Мне хочется спросить Джуда, что собой представляют кошмары самых веселых цветов. Мне кажется, что они наиболее безобидны – что-то вроде того, что ты выходишь из дома без штанов или тебя кусает бурундук. Но я боюсь, что он скажет мне прямо противоположное, а я не хочу, чтобы он разрушил мои радужные надежды.
И я беру желтый кошмар и отправляю его Реми, который сплетает его с розовым, уже вплетенным в гобелен, и одновременно отвечаю на вопрос Моцарт:
– Потому что здесь было полно народу, и тебе в любом случае некуда было податься. К тому же недавно этот вампир пропал, и я решила, что теперь тебе ничего не грозит.

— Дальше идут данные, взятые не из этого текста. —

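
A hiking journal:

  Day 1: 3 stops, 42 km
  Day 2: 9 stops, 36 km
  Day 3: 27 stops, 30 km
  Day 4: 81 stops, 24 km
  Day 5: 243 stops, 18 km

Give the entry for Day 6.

Stops: ×3 each step; 3, 9, 27, 81, 243 → 729.
Km: −6 each step, so 42, 36, 30, 24, 18 → 12.
Putting it together: 729 stops, 12 km.

729 stops, 12 km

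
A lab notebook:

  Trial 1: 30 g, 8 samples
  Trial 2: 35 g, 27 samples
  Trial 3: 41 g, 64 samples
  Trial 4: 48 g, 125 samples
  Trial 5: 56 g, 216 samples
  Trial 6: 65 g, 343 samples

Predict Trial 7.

75 g, 512 samples

G: differences are 5, 6, 7, … (increasing by 1 each time), so 30, 35, 41, 48, 56, 65 → 75.
Samples: perfect cubes: 2³, 3³, 4³, …, so 8, 27, 64, 125, 216, 343 → 512.
So the next row is 75 g, 512 samples.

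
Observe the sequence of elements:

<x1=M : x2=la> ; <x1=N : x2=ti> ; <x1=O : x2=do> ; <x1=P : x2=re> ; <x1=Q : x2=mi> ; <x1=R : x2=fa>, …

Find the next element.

X1 — letters move forward 1 place in the alphabet: M, N, O, P, Q, R → S.
X2: runs through the solfège scale do→ti; la, ti, do, re, mi, fa → sol.
Putting it together: <x1=S : x2=sol>.

<x1=S : x2=sol>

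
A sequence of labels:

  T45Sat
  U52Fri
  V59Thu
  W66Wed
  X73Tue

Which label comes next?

Y80Mon

Letter — letters move forward 1 place in the alphabet: T, U, V, W, X → Y.
Second component goes 45, 52, 59, 66, 73 → 80 (+7 each step).
For the day, runs backward through the weekdays Mon→Sun: Sat, Fri, Thu, Wed, Tue → Mon.
So the next label is Y80Mon.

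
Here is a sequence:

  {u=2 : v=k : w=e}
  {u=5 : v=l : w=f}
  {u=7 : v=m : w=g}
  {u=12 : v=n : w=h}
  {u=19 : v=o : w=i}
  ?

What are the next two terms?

{u=31 : v=p : w=j}, {u=50 : v=q : w=k}

U goes 2, 5, 7, 12, 19 → 31 → 50 (each term is the sum of the two before it).
V goes k, l, m, n, o → p → q (letters move forward 1 place in the alphabet).
W: letters move forward 1 place in the alphabet; e, f, g, h, i → j → k.
Putting the parts together: {u=31 : v=p : w=j} and then {u=50 : v=q : w=k}.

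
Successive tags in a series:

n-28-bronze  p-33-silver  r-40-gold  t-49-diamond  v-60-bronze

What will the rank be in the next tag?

For the rank, repeats bronze → silver → gold → diamond: bronze, silver, gold, diamond, bronze → silver.

silver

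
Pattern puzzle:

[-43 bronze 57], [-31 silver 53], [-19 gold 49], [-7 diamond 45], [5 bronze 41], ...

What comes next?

First slot goes -43, -31, -19, -7, 5 → 17 (+12 each step).
Rank: repeats bronze → silver → gold → diamond, so bronze, silver, gold, diamond, bronze → silver.
Third slot: 57, 53, 49, 45, 41 → 37 (−4 each step).
So the next tuple is [17 silver 37].

[17 silver 37]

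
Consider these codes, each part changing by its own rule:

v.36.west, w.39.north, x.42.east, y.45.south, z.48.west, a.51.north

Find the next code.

b.54.east

Letter goes v, w, x, y, z, a → b (letters move forward 1 place in the alphabet, wrapping Z→A).
For the second component, +3 each step: 36, 39, 42, 45, 48, 51 → 54.
Direction: repeats west → north → east → south; west, north, east, south, west, north → east.
Combining the parts gives b.54.east.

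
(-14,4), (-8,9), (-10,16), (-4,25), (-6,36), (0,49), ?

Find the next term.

First entry: alternating steps +6, −2, +6, −2, …; -14, -8, -10, -4, -6, 0 → -2.
Second entry: perfect squares: 2², 3², 4², …, so 4, 9, 16, 25, 36, 49 → 64.
Putting it together: (-2,64).

(-2,64)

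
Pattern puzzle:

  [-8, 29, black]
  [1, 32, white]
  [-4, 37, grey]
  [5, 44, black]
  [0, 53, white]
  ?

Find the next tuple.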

– А когда это произошло? – спрашивает Реми.
Я беру у Джуда еще несколько кошмаров и оборачиваю их вокруг моей талии, поскольку на моих руках уже почти не осталось места.
– Не знаю. А что?
Реми не отвечает, а просто неотрывно смотрит на меня. И меня осеняет.
– Ты думаешь, что наше с Джудом сопряжение… – Это все еще так для меня ново, что, произнося это слово, я немного запинаюсь. – Ты думаешь, дело в этом?
Он опять не отвечает, а только берет у меня несколько черно-зеленых кошмаров и вплетает их в гобелен.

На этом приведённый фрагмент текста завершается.